Blogs > Stone Age Brain | Rick Shenkman > Our Brain Dislikes Disorder.  That Explains a Lot.

Feb 13, 2016

Our Brain Dislikes Disorder.  That Explains a Lot.


tags: election 2016,science relevant to history,Political Animals

Rick Shenkman is the editor of the History News Network. His newest book is Political Animals: How Our Stone Age Brain Gets in the Way of Smart Politics (Basic Books, January 2016), from which this article is excerpted. 

Think back on all the big events of the last generation that made us feel bad: 9/11, the Iraq War, Hurricane Katrina. Each time, people by the millions were drawn to conspiracy theories. Deciding to go down that path is usually irrational, but once we do, everything makes sense. The reason is that we settle on conspiracies that build on an existing base of knowledge and worldviews. They don’t just come out of nowhere. Thus, people accustomed to finding answers in religion see the hand of God in catastrophe. What is it the right-wing Christian leader Jerry Falwell said after terrorists brought down the World Trade Center towers on 9/11? “The abortionists have got to bear some burden for this because God will not be mocked. And when we destroy 40 million little innocent babies, we make God mad.” Falwell believed God had plotted against us. God. It doesn’t get much clearer than that. You piss off God and he smites you.
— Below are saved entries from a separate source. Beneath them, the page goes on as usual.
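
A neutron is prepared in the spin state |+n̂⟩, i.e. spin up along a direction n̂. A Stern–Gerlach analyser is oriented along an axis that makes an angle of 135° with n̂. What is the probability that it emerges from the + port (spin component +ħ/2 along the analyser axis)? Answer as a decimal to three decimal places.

0.146

For spin-½, the probability of finding spin-up along an axis at angle θ to the initial spin direction is cos²(θ/2); spin-down is sin²(θ/2).
θ = 135°, so P = cos²(67.5°) ≈ 0.146.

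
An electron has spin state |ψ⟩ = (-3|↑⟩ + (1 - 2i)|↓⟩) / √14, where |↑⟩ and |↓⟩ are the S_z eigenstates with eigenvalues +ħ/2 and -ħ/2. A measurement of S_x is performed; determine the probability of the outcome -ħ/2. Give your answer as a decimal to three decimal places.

|-x⟩ = (|↑⟩ - |↓⟩)/√2, so ⟨-x|ψ⟩ = (-4 + 2i) / (√2·√14).
P = |-4 + 2i|² / 28 = 20/28.

0.714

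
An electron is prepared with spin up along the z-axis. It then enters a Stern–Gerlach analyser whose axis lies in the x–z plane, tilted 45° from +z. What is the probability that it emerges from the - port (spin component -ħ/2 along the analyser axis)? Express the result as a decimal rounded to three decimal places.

For spin-½, the probability of finding spin-up along an axis at angle θ to the initial spin direction is cos²(θ/2); spin-down is sin²(θ/2).
θ = 45°, so P = sin²(22.5°) ≈ 0.146.

0.146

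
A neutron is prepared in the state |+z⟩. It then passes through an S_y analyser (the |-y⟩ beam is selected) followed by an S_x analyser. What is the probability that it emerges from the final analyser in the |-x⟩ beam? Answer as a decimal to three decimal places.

First analyser (S_y): from |+z⟩, P(|-y⟩) = 1/2.
After stage 1 the state is |-y⟩; P(|-x⟩) = |⟨-x|-y⟩|² = 1/2.
Joint probability = 1/2 × 1/2 = 0.250.

0.250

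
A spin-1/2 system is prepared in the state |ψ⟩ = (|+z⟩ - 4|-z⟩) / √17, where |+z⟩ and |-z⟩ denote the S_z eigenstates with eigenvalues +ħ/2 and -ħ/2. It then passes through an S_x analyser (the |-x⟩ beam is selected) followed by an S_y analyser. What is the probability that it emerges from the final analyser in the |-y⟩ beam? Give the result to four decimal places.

0.3676

First analyser (S_x): P(|-x⟩) = |⟨-x|ψ⟩|² = 25/34.
After stage 1 the state is |-x⟩; P(|-y⟩) = |⟨-y|-x⟩|² = 1/2.
Joint probability = 25/34 × 1/2 = 0.3676.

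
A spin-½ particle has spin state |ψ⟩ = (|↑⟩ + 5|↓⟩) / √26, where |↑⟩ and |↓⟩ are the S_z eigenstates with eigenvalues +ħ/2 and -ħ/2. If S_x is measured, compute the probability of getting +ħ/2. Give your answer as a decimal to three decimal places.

|+x⟩ = (|↑⟩ + |↓⟩)/√2, so ⟨+x|ψ⟩ = (6) / (√2·√26).
P = |6|² / 52 = 36/52.

0.692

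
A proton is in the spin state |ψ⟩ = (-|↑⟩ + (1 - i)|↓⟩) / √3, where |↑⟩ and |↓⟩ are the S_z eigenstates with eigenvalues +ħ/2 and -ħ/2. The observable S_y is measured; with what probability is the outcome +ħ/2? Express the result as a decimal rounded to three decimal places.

|+y⟩ = (|↑⟩ + i|↓⟩)/√2, so ⟨+y|ψ⟩ = (-2 - i) / (√2·√3).
P = |-2 - i|² / 6 = 5/6.

0.833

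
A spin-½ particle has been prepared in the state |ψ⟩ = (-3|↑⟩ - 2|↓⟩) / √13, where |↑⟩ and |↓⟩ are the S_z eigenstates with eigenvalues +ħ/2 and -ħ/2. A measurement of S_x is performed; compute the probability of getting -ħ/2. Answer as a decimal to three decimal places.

0.038

|-x⟩ = (|↑⟩ - |↓⟩)/√2, so ⟨-x|ψ⟩ = (-1) / (√2·√13).
P = |-1|² / 26 = 1/26.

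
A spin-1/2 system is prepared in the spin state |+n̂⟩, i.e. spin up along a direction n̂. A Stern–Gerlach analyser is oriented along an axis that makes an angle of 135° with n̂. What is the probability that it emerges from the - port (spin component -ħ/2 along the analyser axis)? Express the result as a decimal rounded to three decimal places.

For spin-½, the probability of finding spin-up along an axis at angle θ to the initial spin direction is cos²(θ/2); spin-down is sin²(θ/2).
θ = 135°, so P = sin²(67.5°) ≈ 0.854.

0.854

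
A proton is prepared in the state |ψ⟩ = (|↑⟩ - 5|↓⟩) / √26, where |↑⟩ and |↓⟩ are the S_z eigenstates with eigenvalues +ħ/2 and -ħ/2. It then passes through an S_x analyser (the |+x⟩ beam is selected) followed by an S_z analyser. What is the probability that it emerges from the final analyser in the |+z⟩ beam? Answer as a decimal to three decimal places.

0.154

First analyser (S_x): P(|+x⟩) = |⟨+x|ψ⟩|² = 16/52.
After stage 1 the state is |+x⟩; P(|+z⟩) = |⟨+z|+x⟩|² = 1/2.
Joint probability = 16/52 × 1/2 = 0.154.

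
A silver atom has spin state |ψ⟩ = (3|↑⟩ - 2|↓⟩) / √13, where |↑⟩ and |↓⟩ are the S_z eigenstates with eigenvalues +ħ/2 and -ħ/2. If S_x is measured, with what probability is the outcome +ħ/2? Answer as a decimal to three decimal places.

0.038

|+x⟩ = (|↑⟩ + |↓⟩)/√2, so ⟨+x|ψ⟩ = (1) / (√2·√13).
P = |1|² / 26 = 1/26.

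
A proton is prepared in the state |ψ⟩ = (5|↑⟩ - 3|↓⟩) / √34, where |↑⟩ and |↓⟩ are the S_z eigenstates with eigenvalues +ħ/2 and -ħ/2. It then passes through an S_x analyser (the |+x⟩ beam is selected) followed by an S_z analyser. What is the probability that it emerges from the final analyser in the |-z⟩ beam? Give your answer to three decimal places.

0.029

First analyser (S_x): P(|+x⟩) = |⟨+x|ψ⟩|² = 4/68.
After stage 1 the state is |+x⟩; P(|-z⟩) = |⟨-z|+x⟩|² = 1/2.
Joint probability = 4/68 × 1/2 = 0.029.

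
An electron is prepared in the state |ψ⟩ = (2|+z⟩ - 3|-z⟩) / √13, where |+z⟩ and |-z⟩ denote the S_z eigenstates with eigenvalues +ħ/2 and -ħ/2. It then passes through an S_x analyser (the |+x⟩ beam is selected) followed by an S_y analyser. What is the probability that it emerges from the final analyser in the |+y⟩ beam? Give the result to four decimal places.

First analyser (S_x): P(|+x⟩) = |⟨+x|ψ⟩|² = 1/26.
After stage 1 the state is |+x⟩; P(|+y⟩) = |⟨+y|+x⟩|² = 1/2.
Joint probability = 1/26 × 1/2 = 0.0192.

0.0192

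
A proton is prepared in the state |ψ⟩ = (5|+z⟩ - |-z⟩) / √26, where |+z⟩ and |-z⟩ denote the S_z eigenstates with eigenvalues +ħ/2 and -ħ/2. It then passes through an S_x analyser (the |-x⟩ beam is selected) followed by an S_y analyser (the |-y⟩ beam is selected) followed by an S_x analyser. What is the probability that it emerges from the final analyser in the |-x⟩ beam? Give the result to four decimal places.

0.1731

First analyser (S_x): P(|-x⟩) = |⟨-x|ψ⟩|² = 36/52.
After stage 1 the state is |-x⟩; P(|-y⟩) = |⟨-y|-x⟩|² = 1/2.
After stage 2 the state is |-y⟩; P(|-x⟩) = |⟨-x|-y⟩|² = 1/2.
Joint probability = 36/52 × 1/2 × 1/2 = 0.1731.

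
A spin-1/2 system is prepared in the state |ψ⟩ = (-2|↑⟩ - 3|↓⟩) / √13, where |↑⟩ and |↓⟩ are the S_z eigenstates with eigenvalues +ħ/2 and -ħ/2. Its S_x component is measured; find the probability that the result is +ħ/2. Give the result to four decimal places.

0.9615

|+x⟩ = (|↑⟩ + |↓⟩)/√2, so ⟨+x|ψ⟩ = (-5) / (√2·√13).
P = |-5|² / 26 = 25/26.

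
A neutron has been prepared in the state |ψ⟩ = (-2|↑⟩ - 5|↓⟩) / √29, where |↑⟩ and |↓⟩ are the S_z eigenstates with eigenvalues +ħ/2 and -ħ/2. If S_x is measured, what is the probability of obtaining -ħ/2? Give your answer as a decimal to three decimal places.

0.155

|-x⟩ = (|↑⟩ - |↓⟩)/√2, so ⟨-x|ψ⟩ = (3) / (√2·√29).
P = |3|² / 58 = 9/58.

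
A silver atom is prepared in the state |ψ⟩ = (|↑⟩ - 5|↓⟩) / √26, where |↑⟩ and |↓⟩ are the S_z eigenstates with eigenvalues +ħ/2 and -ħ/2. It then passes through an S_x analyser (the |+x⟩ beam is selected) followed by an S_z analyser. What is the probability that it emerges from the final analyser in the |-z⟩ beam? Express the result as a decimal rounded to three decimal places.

0.154

First analyser (S_x): P(|+x⟩) = |⟨+x|ψ⟩|² = 16/52.
After stage 1 the state is |+x⟩; P(|-z⟩) = |⟨-z|+x⟩|² = 1/2.
Joint probability = 16/52 × 1/2 = 0.154.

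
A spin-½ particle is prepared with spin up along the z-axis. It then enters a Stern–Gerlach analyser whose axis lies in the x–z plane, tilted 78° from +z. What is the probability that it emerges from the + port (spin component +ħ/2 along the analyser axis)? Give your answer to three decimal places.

For spin-½, the probability of finding spin-up along an axis at angle θ to the initial spin direction is cos²(θ/2); spin-down is sin²(θ/2).
θ = 78°, so P = cos²(39°) ≈ 0.604.

0.604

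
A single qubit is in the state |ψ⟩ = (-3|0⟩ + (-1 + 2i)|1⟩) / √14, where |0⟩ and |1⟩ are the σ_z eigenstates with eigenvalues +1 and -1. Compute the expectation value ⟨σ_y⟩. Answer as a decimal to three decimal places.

⟨σ_y⟩ = 2 Im(a* b)/(|a|²+|b|²) with a = -3, b = (-1 + 2i).
a* b = (3 - 6i), so ⟨σ_y⟩ = -12/14.

-0.857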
It is not bad news per se which drives us crazy enough to embrace wild theories. It is bad news that undermines the order of our universe. We abhor disorder and uncertainty. Think about our reaction to George W. Bush in the months following 9/11. What did he offer? Certainty. And Americans by the millions rallied behind him. In those terrible, grief-stricken, frightening months, Bush sustained the highest ratings of any president in our history:

Later, Bush may have proved to be deeply flawed as a leader. But in those months he gave people what they wanted and needed. The man and the moment met.
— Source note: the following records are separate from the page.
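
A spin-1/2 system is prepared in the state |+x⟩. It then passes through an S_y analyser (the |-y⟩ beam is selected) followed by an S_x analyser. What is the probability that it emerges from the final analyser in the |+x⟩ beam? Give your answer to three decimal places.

First analyser (S_y): from |+x⟩, P(|-y⟩) = 1/2.
After stage 1 the state is |-y⟩; P(|+x⟩) = |⟨+x|-y⟩|² = 1/2.
Joint probability = 1/2 × 1/2 = 0.250.

0.250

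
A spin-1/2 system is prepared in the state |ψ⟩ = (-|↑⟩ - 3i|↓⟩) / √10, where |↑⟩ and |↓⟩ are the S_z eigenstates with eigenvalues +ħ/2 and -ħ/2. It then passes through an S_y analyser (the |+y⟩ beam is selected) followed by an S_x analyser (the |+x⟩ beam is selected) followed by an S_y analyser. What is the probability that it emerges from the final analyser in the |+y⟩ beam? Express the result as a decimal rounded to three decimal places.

0.200

First analyser (S_y): P(|+y⟩) = |⟨+y|ψ⟩|² = 16/20.
After stage 1 the state is |+y⟩; P(|+x⟩) = |⟨+x|+y⟩|² = 1/2.
After stage 2 the state is |+x⟩; P(|+y⟩) = |⟨+y|+x⟩|² = 1/2.
Joint probability = 16/20 × 1/2 × 1/2 = 0.200.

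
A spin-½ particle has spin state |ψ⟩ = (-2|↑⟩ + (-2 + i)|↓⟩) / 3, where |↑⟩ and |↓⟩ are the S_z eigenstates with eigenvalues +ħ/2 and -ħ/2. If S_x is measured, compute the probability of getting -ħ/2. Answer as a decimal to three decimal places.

0.056

|-x⟩ = (|↑⟩ - |↓⟩)/√2, so ⟨-x|ψ⟩ = (-i) / (√2·3).
P = |-i|² / 18 = 1/18.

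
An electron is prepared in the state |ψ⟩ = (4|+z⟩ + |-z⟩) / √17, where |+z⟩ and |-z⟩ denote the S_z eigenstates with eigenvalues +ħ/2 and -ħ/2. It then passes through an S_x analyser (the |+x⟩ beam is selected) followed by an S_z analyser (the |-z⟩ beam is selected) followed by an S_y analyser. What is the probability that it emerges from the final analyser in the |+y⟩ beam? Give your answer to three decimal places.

0.184

First analyser (S_x): P(|+x⟩) = |⟨+x|ψ⟩|² = 25/34.
After stage 1 the state is |+x⟩; P(|-z⟩) = |⟨-z|+x⟩|² = 1/2.
After stage 2 the state is |-z⟩; P(|+y⟩) = |⟨+y|-z⟩|² = 1/2.
Joint probability = 25/34 × 1/2 × 1/2 = 0.184.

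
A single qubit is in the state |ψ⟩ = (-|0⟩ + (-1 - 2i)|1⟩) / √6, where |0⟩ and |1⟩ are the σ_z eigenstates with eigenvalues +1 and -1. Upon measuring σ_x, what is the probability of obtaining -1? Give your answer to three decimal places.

0.333

|-x⟩ = (|0⟩ - |1⟩)/√2, so ⟨-x|ψ⟩ = (2i) / (√2·√6).
P = |2i|² / 12 = 4/12.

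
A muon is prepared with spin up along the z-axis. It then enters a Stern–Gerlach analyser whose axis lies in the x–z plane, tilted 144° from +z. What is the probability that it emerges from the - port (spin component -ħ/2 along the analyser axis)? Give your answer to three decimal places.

For spin-½, the probability of finding spin-up along an axis at angle θ to the initial spin direction is cos²(θ/2); spin-down is sin²(θ/2).
θ = 144°, so P = sin²(72°) ≈ 0.905.

0.905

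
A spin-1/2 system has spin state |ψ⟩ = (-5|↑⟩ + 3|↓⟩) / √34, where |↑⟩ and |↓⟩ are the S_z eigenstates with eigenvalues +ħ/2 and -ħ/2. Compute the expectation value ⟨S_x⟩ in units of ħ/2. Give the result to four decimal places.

-0.8824

⟨σ_x⟩ = 2 Re(a* b)/(|a|²+|b|²) with a = -5, b = 3.
a* b = -15, so ⟨σ_x⟩ = -30/34.
⟨S_x⟩ = (ħ/2)·⟨σ_x⟩.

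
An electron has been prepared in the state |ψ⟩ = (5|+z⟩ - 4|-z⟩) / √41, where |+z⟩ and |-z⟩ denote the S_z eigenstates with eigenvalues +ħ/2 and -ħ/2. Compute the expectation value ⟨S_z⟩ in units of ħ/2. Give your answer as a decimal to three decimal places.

0.220

⟨σ_z⟩ = |a|² - |b|² divided by |a|²+|b|², with a, b the |+z⟩, |-z⟩ amplitudes.
= (25 - 16)/41 = 9/41.
⟨S_z⟩ = (ħ/2)·⟨σ_z⟩.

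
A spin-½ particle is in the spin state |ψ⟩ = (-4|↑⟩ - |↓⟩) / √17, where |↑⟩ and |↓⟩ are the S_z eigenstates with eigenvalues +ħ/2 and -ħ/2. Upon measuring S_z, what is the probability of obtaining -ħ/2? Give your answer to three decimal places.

The -ħ/2 outcome corresponds to |↓⟩. Its amplitude in |ψ⟩ is -1/√17.
P = |-1|² / 17 = 1/17.

0.059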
Biology reinforces our belief in order. Consider how our vision system works. We think of vision as objective. It’s actually subjective. We don’t actually see what we think we see. Our brain doesn’t shoot documentaries, cinema verité-style. It’s Hitchcock. It shoots movies. It assembles its movie from thousands of parcels of visual information. These parcels, says the neuroscientist John Medina, are “ridiculously specific.” A vertical line at 40 degrees is picked up by one parcel, while another picks up a vertical line at 43 degrees. What we think we are seeing—a seamless movie—is actually a rough director’s cut, sliced, and diced in such a way as to give us in the end the illusion of a sensible representation of the world we see. But it’s not the real world. If the brain showed us the world it’s photographing, we would see a herky-jerky little movie as abstract as a Picasso painting. We’d see the frames of the movie rather than the flow. And everywhere we went we’d see two little black dots. Where the optic nerve connects to the retina in the back of the eye, there’s a blind spot, one in each eye. But we don’t notice them. The director, our brain, doesn’t want his movie spoiled by dots, so he fills them in. When the movie debuts, we see a world we can navigate easily.
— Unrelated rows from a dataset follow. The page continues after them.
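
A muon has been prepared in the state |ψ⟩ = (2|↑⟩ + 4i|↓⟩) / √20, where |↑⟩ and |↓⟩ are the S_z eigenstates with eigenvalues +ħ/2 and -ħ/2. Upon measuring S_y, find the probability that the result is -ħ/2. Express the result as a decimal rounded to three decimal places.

0.100

|-y⟩ = (|↑⟩ - i|↓⟩)/√2, so ⟨-y|ψ⟩ = (-2) / (√2·√20).
P = |-2|² / 40 = 4/40.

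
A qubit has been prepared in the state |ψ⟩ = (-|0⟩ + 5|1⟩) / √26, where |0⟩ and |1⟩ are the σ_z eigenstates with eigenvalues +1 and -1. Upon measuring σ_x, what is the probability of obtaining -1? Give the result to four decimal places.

0.6923

|-x⟩ = (|0⟩ - |1⟩)/√2, so ⟨-x|ψ⟩ = (-6) / (√2·√26).
P = |-6|² / 52 = 36/52.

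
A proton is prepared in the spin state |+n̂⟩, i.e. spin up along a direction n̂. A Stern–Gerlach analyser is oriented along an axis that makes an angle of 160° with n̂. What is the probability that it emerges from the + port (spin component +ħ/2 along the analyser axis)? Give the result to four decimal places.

For spin-½, the probability of finding spin-up along an axis at angle θ to the initial spin direction is cos²(θ/2); spin-down is sin²(θ/2).
θ = 160°, so P = cos²(80°) ≈ 0.0302.

0.0302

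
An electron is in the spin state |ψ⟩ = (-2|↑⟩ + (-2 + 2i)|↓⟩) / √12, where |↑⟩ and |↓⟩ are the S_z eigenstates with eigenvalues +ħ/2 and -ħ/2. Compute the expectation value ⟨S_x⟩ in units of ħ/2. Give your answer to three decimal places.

0.667

⟨σ_x⟩ = 2 Re(a* b)/(|a|²+|b|²) with a = -2, b = (-2 + 2i).
a* b = (4 - 4i), so ⟨σ_x⟩ = 8/12.
⟨S_x⟩ = (ħ/2)·⟨σ_x⟩.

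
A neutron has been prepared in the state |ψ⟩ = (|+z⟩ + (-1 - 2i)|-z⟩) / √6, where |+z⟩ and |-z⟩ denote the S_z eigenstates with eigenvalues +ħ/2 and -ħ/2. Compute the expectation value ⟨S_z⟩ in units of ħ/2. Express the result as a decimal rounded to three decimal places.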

Our brain doesn’t let us see the director’s cut because it wouldn’t serve any purpose. And it would be upsetting. Our brain doesn’t want us upset. It wants us to feel in control. As much as it can, it discounts that which might lead us to believe we are not in control. It deliberately blinds us.

This is extraordinary when you think about it. Evolution has given us a lot of highly effective tools to arrive at a representation of the world that is truthful. We see the world in 3D at a speed of twenty-four frames per second. We can distinguish among 120 different levels of loudness, from the faint sound of a snail moving quietly along a garden path to an ear-shattering rock-and-roll concert. We can detect up to ten thousand different odor molecules. Our cognitive powers are sufficiently developed that we have figured out how to split the atom and send a man to the moon. But if the truth is messy, we run from it? We prefer a wrong-headed conspiracy theory to the truth? That appears to be the case. We are like the character played so memorably by Mary Tyler Moore in the film Ordinary People. We want our spoons lined up perfectly. We hate mess.

When we go to the grocery store and walk down the cereal aisle, we face literally hundreds of choices. Why do we often reach for a name brand cereal, even though a generic costs less and probably tastes the same? Because, say social scientists, we like no more than three choices. More than that and we grow anxious. That’s why so many of us go for Frosted Flakes or Cheerios. Picking those cereals is a way of reducing our anxiety. It takes the mess out of shopping.

Our preference for order is so pronounced that we often turn to name brands we’re accustomed to even when blind taste tests show we prefer an alternative. In blind-taste tests Pepsi is usually favored or at least draws even with Coke. But Coke far outsells Pepsi and when people in experiments are told they are drinking Coke, three out of four say they prefer it.

Economists like to think we are rational creatures and that we act in our self-interest. They even have a name for us that reflects our allegedly rational, utility-maximizing nature: homo economicus. But our capacity for rationality is exaggerated. That’s particularly true when it comes to politics.